FEMA Continues to Lack the Infrastructure to Respond Adequately to Disasters

Daniel Kaniewski’s recent resignation from the Federal Emergency Management Agency (FEMA) is another reason to question FEMA’s ability to provide sufficient relief following natural disasters. Kaniewski, FEMA’s “second-ranking” official, joined the agency in 2017 and devoted his efforts to “transforming the role that the agency plays in disaster” from acting as first responders to encouraging pre-disaster preparedness.

This announcement gives rise to greater concerns about FEMA because the agency lacked the Information Technology infrastructure to adequately respond to the many natural disasters that occurred in 2017, including Hurricanes Harvey, Irma, and Maria as well as wildfires in California that destroyed at least $3.3 billion worth of property and collectively killed thousands of people.

The information technology (IT) problems are not new; the Office of Inspector General (OIG) has addressed them in investigations and reports for at least thirteen years. The 2017 report, for instance, details a lack of an established “IT strategic plan, architecture, or governance framework to facilitate day-to-day management of aging IT systems and equipment.” This report indicates that the problems come from a lack of oversight and organization from the top of the agency, which in turn, leads to challenges related to actual response efforts on the ground.

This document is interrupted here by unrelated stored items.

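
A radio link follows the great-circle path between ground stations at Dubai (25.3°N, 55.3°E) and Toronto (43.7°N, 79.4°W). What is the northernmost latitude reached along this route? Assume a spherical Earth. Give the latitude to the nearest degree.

The great circle lies in the plane with unit normal n̂ = (p₁ × p₂)/|p₁ × p₂|.
Here n̂_z ≈ -0.471; the vertex latitude is φ_max = arccos|n̂_z| ≈ 61.9°.

≈ 62°N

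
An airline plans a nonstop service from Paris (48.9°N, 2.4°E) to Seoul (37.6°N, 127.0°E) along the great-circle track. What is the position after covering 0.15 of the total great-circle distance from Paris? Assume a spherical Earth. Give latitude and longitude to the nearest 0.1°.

From cos δ = sin φ₁ sin φ₂ + cos φ₁ cos φ₂ cos Δλ, the central angle is δ ≈ 1.406 rad (80.6°).
Interpolate at f = 0.15 with slerp weights a = sin((1−f)δ)/sin δ ≈ 0.943, b = sin(fδ)/sin δ ≈ 0.212.
p = a·p₁ + b·p₂ ≈ (0.518, 0.160, 0.840); φ = arcsin(p_z) ≈ 57.15°, λ = atan2(p_y, p_x) ≈ 17.18°.

≈ 57.2°N, 17.2°E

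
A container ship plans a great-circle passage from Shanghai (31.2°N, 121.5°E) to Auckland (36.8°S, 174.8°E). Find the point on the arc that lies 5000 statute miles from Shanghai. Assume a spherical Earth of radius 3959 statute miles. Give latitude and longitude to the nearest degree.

≈ 28°S, 166°E

From cos δ = sin φ₁ sin φ₂ + cos φ₁ cos φ₂ cos Δλ, the central angle is δ ≈ 1.472 rad (84.3°). The total great-circle distance is δ·R ≈ 1.472 × 3959 ≈ 5826 mi, so the target fraction is f = 5000/5826 ≈ 0.858.
Interpolate at f ≈ 0.858 with slerp weights a = sin((1−f)δ)/sin δ ≈ 0.208, b = sin(fδ)/sin δ ≈ 0.958.
p = a·p₁ + b·p₂ ≈ (-0.857, 0.221, -0.466); φ = arcsin(p_z) ≈ -27.76°, λ = atan2(p_y, p_x) ≈ 165.51°.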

The report specifically identified the source of the problem as the Office of Chief Information Officers’ (CIO) limited authority to manage IT solutions across the agency. While the agency relies on more than 300 IT systems and databases to perform daily functions, the CIO has authority over only 22 such systems. The CIO reports to the Associate Administrator for Mission Support, not to the FEMA Administrator. The Associate Administrator then reports to the Administrator, which hampers widespread control over the agencies information technology resources. The CIO is one step removed from head of the agency, so their reports are sent through the filter of an associate administrator before making it to the top of command.

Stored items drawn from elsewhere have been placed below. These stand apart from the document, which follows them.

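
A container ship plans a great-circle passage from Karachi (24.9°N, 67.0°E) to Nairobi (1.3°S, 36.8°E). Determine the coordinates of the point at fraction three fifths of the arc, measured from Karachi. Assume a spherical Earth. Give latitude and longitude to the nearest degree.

≈ 10°N, 48°E

Convert each endpoint to a unit vector on the sphere (x = cos φ cos λ, y = cos φ sin λ, z = sin φ).
The central angle between the endpoints is δ = arccos(p₁·p₂) ≈ 0.685 rad (39.3°).
Interpolate at f = 3/5 with slerp weights a = sin((1−f)δ)/sin δ ≈ 0.428, b = sin(fδ)/sin δ ≈ 0.632.
p = a·p₁ + b·p₂ ≈ (0.657, 0.735, 0.166); φ = arcsin(p_z) ≈ 9.54°, λ = atan2(p_y, p_x) ≈ 48.21°.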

FEMA has a largely decentralized system for allocating and spending its budget. In the 2018 fiscal year, FEMA spent more than $452 million on IT infrastructure and maintenance. The CIO controlled only about 40 percent of this allocation, which allowed FEMA offices to monitor their own spending. One senior CIO official said that FEMA uses more than 70 percent of its annual IT budget to support aging infrastructure and patching vulnerabilities. This spending reality prevents agency guidance on the proper dispersal and use of IT equipment like computers, tablets, and cell phones. Some workers even used personal devices to accommodate the workload, exposing the FEMA network to security risks and increased potential for delays. Current wireless networks were insufficient to maintain up-to-date information about assistance requests, which hindered an adequate response.

Even when FEMA employees have adequate access to necessary information for the successful completion of their jobs, they oftentimes then mishandle that information. For example, in March, a government watchdog reported that FEMA wrongly disclosed the personal information of over 2.3 million survivors of the 2017 natural disasters to third party contractors hired to work for the agency. This included highly personal information such as bank accounts. Notably, this information was not necessary for the contractors to perform their functions.

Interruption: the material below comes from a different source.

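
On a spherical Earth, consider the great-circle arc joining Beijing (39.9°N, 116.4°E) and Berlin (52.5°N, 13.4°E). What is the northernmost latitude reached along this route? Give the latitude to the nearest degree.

≈ 60°N

The great circle lies in the plane with unit normal n̂ = (p₁ × p₂)/|p₁ × p₂|.
Here n̂_z ≈ -0.497; the vertex latitude is φ_max = arccos|n̂_z| ≈ 60.2°.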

Despite OIG recommendations on how FEMA can improve its ability to respond to and manage disasters, many of those recommendations have not been implemented by FEMA. For example, four recommendations that the OIG made to FEMA in a 2015 report have still not been resolved. Similarly, in its most recent report, the OIG made four recommendations regarding how FEMA could better address its poor IT oversight structure and its lack of strategic plans by modernizing its current systems. The agency responded to these recommendations with proposed plans, but FEMA does not expect any of the four to be complete before the end of April 2020.